(NaturalNews) Australian researchers have identified a clear link between vitamin D deficiency and inhibited lung function. Published in the American Thoracic Society's American Journal of Respiratory and Critical Care Medicine, the new study reveals that inadequate circulating blood levels of vitamin D are responsible for both altered lung structure and decreased lung function.
Dr. Graeme Zosky, a research fellow at the Telethon Institute for Child Health Research in Subiaco, Australia, and his team compared two groups of mice, one with vitamin D deficiency and the other with normal levels. After evaluating microscopic lung tissue samples and air flow in and out of the lungs, the team determined that vitamin D deficient mice had increased airway resistance and significantly reduced lung volume compared to control mice.
"The results of this study clearly demonstrate that vitamin D deficiency alters lung growth, resulting in lower lung volume and decrements in lung function," said Zosky. "This is the first direct mechanistic evidence showing that vitamin D deficiency alters lung development, which may explain the association between obstructive lung disease and levels of vitamin D."

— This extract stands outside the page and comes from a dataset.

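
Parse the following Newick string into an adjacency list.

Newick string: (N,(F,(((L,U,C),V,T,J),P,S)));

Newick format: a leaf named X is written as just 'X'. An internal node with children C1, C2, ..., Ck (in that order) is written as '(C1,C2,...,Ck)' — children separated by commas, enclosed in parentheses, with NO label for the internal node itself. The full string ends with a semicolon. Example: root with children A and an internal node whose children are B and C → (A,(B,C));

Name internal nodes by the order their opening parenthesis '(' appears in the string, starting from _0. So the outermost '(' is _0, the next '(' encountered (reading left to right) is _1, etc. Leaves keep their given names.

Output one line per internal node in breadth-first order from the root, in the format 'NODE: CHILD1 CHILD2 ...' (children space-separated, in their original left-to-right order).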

Besides causing reduced functionality of the lungs, vitamin D deficiency is also linked to reduced overall lung size, based on the study findings. Researchers, however, say further investigation is necessary to determine if smaller lungs came from the subjects' own deficiency, or their parents' deficiency.

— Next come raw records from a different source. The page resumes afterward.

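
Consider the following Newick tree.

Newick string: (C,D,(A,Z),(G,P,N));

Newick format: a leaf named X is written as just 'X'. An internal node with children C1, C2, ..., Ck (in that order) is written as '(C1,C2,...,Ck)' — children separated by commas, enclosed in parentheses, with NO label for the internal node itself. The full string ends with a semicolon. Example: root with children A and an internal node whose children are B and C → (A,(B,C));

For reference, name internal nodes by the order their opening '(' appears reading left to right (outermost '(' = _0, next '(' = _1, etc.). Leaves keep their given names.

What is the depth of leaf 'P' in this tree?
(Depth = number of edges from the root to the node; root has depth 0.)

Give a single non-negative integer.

Answer: 2

Derivation:
Newick: (C,D,(A,Z),(G,P,N));
Naming internals by '(' encounter order: outermost '(' = _0, next = _1, ...
Query node: P
Path from root: _0 -> _2 -> P
Depth of P: 2 (number of edges from root)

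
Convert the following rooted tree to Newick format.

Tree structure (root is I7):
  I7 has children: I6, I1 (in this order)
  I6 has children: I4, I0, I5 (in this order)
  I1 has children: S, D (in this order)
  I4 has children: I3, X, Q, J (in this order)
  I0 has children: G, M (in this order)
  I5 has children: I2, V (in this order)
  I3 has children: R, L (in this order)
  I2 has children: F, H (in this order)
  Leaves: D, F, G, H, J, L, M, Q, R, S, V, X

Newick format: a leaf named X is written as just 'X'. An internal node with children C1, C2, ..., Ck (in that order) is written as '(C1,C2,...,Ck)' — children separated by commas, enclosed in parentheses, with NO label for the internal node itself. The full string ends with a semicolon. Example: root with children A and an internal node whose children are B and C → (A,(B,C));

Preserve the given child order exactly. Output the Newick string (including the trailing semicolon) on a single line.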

"The differences we observed in lung volume and lung mechanics, which were substantial and physiologically relevant, raise serious concerns regarding the increased prevalence of vitamin D deficiency in communities around the world," added Zosky. "The results also raise concerns about the potential this deficiency may have on lung health, and in particular, the potential impact deficiency may have on the susceptibility to obstructive lung disease."